Une des infrastructures les plus stratégiques pour réaliser tout transport combiné est le terminal intermodal : dans ce numéro de la Combilettre, nous vous proposons un tableau des terminaux en France et des éléments de réflexion sur leur avenir, à l’heure de la stratégie nationale de triplement du combiné et du verdissement accéléré des supply chains.

Un terminal intermodal… comment ça marche ?

Fondamentalement, un terminal intermodal est un site où s’effectue la fonction vitale de transfert, entre modes de transport, des UTI contenant les marchandises. Le transfert peut y être assuré du camion au train ou vice-versa (c’est alors un terminal rail-route), ou bien du camion à la barge fluviale ou vice-versa (c’est alors un terminal fleuve-route). Le transfert des UTI est réalisé par manutention, au moyen d’engins spécialisés fixes ou mobiles (portiques ou autogrues).

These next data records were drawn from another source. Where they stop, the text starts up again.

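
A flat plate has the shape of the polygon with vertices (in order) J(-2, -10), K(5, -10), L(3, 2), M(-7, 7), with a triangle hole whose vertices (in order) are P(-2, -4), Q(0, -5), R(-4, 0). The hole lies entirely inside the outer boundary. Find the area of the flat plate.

Outer boundary:
Σ = (70) + (40) + (35) + (84) = 229
Area = |Σ|/2 = 114.5.
Hole:
Σ = (10) + (-20) + (16) = 6
Area = |Σ|/2 = 3.
Net area = 114.5 − 3 = 111.5.

111.5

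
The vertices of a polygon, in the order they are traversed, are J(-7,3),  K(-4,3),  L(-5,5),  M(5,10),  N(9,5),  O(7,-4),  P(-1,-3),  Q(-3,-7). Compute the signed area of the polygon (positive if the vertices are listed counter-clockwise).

-155

Apply the surveyor's formula: 2A = Σ (x_i·y_{i+1} − x_{i+1}·y_i), indices taken mod 8.
Σ = (-9) + (-5) + (-75) + (-65) + (-71) + (-25) + (-2) + (-58) = -310
Signed area = Σ/2 = -155 (negative ⇒ clockwise traversal).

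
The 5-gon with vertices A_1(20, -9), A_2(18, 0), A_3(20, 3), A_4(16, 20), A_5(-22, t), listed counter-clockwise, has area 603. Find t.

Write out the shoelace sum; only the two edges meeting at A_5 involve t:
2·Area = [(16·t − (-22)·20) + ((-22)·(-9) − 20·t)] + 568
       = -4·t + 1206 = 1206
⇒ t = 0.

0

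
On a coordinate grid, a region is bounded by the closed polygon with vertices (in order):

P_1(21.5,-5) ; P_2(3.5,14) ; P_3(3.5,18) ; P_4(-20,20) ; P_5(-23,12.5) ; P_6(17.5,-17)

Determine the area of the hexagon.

P_1→P_2: (21.5)(14) − (3.5)(-5) = 318.5
P_2→P_3: (3.5)(18) − (3.5)(14) = 14
P_3→P_4: (3.5)(20) − (-20)(18) = 430
P_4→P_5: (-20)(12.5) − (-23)(20) = 210
P_5→P_6: (-23)(-17) − (17.5)(12.5) = 172.25
P_6→P_1: (17.5)(-5) − (21.5)(-17) = 278
Σ = 1422.75
Area = |Σ|/2 = 711.375.

711.375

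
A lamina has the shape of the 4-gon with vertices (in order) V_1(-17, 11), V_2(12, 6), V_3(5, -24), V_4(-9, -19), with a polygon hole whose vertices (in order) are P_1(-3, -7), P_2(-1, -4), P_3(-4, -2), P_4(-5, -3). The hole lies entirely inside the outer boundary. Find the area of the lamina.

633

Outer boundary:
Σ = (-234) + (-318) + (-311) + (-422) = -1285
Area = |Σ|/2 = 642.5.
Hole:
Cross-terms: 5, -14, 2, 26  ⇒  Σ = 19
Area = |Σ|/2 = 9.5.
Net area = 642.5 − 9.5 = 633.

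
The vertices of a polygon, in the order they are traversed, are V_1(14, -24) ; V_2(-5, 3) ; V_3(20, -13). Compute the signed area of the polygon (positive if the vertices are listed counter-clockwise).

-185.5

Σ = (-78) + (5) + (-298) = -371
Signed area = Σ/2 = -185.5 (negative ⇒ clockwise traversal).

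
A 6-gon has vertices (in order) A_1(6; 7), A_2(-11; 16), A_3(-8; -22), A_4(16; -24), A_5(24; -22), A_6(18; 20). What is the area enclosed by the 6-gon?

1096.5

Apply Gauss's area formula: 2A = Σ (x_i·y_{i+1} − x_{i+1}·y_i), indices taken mod 6.
A_1→A_2: (6)(16) − (-11)(7) = 173
A_2→A_3: (-11)(-22) − (-8)(16) = 370
A_3→A_4: (-8)(-24) − (16)(-22) = 544
A_4→A_5: (16)(-22) − (24)(-24) = 224
A_5→A_6: (24)(20) − (18)(-22) = 876
A_6→A_1: (18)(7) − (6)(20) = 6
Σ = 2193
Area = |Σ|/2 = 1096.5.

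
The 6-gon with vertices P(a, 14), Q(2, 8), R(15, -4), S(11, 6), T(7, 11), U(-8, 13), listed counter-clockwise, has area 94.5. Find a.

-13

Write out the shoelace sum; only the two edges meeting at P involve a:
2·Area = [((-8)·14 − a·13) + (a·8 − 2·14)] + 264
       = -5·a + 124 = 189
⇒ a = -13.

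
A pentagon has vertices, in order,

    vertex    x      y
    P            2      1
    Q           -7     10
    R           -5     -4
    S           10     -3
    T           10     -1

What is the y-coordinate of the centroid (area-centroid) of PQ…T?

25/48

Apply the surveyor's formula. First the cross-terms c_i = x_i·y_{i+1} − x_{i+1}·y_i:
  27, 78, 55, 20, 12  ⇒  2A = 192, A = 96.
Then Σ (y_i + y_{i+1})·c_i = 300, so ȳ = 300 / (6·96) = 25/48.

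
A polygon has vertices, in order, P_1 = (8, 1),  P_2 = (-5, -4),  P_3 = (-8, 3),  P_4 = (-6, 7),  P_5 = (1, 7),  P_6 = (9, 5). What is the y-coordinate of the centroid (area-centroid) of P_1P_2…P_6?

182/75

Apply Gauss's area formula. First the cross-terms c_i = x_i·y_{i+1} − x_{i+1}·y_i:
  -27, -47, -38, -49, -58, -31  ⇒  2A = -250, A = -125.
Then Σ (y_i + y_{i+1})·c_i = -1820, so ȳ = -1820 / (6·(-125)) = 182/75.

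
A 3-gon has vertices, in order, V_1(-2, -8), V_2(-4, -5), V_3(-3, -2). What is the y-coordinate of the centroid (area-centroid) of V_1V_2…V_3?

-5

Apply the shoelace formula. First the cross-terms c_i = x_i·y_{i+1} − x_{i+1}·y_i:
  -22, -7, 20  ⇒  2A = -9, A = -4.5.
Then Σ (y_i + y_{i+1})·c_i = 135, so ȳ = 135 / (6·(-4.5)) = -5.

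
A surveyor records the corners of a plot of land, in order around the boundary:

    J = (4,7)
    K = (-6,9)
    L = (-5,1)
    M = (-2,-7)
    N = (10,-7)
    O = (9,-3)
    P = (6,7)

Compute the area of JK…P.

Apply the shoelace formula: 2A = Σ (x_i·y_{i+1} − x_{i+1}·y_i), indices taken mod 7.
Σ = (78) + (39) + (37) + (84) + (33) + (81) + (14) = 366
Area = |Σ|/2 = 183.

183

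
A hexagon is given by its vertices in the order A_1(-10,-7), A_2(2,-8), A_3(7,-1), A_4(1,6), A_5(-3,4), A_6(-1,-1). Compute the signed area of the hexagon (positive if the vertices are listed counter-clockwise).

Apply the shoelace formula: 2A = Σ (x_i·y_{i+1} − x_{i+1}·y_i), indices taken mod 6.
Σ = (94) + (54) + (43) + (22) + (7) + (-3) = 217
Signed area = Σ/2 = 108.5 (positive ⇒ counter-clockwise traversal).

108.5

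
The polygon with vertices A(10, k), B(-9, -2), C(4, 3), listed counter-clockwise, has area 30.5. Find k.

10

The doubled signed area Σ (x_i y_{i+1} − x_{i+1} y_i) is linear in k.
With k=0 it equals -69; the coefficient of k is 13 (from the two edges through A).
So 13·k + -69 = 2·30.5 = 61 ⇒ k = 10.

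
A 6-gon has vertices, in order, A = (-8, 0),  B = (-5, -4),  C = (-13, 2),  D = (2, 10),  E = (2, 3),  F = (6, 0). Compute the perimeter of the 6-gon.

|AB| = √((3)² + (-4)²) = √25 = 5
|BC| = √((-8)² + (6)²) = √100 = 10
|CD| = √((15)² + (8)²) = √289 = 17
|DE| = √((0)² + (-7)²) = √49 = 7
|EF| = √((4)² + (-3)²) = √25 = 5
|FA| = √((-14)² + (0)²) = √196 = 14
Perimeter = 5 + 10 + 17 + 7 + 5 + 14 = 58.

58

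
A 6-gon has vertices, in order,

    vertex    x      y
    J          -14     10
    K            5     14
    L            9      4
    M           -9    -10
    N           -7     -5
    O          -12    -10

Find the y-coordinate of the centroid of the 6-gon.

Apply the shoelace (surveyor's) formula. First the cross-terms c_i = x_i·y_{i+1} − x_{i+1}·y_i:
  -246, -106, -54, -25, 10, -260  ⇒  2A = -681, A = -340.5.
Then Σ (y_i + y_{i+1})·c_i = -7263, so ȳ = -7263 / (6·(-340.5)) = 807/227.

807/227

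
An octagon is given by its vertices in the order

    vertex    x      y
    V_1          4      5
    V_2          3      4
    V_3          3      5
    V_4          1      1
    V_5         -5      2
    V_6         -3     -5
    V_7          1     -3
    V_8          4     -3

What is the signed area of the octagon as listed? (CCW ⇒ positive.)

47.5

Apply the shoelace (surveyor's) formula: 2A = Σ (x_i·y_{i+1} − x_{i+1}·y_i), indices taken mod 8.
Σ = (1) + (3) + (-2) + (7) + (31) + (14) + (9) + (32) = 95
Signed area = Σ/2 = 47.5 (positive ⇒ counter-clockwise traversal).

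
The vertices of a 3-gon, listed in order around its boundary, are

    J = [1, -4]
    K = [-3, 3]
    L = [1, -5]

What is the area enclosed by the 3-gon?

Apply the shoelace formula: 2A = Σ (x_i·y_{i+1} − x_{i+1}·y_i), indices taken mod 3.
Σ = (-9) + (12) + (1) = 4
Area = |Σ|/2 = 2.

2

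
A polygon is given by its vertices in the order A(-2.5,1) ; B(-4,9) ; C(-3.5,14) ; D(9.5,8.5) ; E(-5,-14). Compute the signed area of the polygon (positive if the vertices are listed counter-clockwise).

Σ = (-18.5) + (-24.5) + (-162.75) + (-90.5) + (-40) = -336.25
Signed area = Σ/2 = -168.125 (negative ⇒ clockwise traversal).

-168.125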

Le schéma ci-dessous (source : Ministère de la Transition écologique) indique cette fonction fondamentale de transfert des terminaux, par différence avec un transport de marchandises tout routier.

Souvent, d’autres services connexes sont assurés sur les terminaux : gardiennage, stockage ou réparation d’UTI, accueil des camions et opérations administratives, composition des trains…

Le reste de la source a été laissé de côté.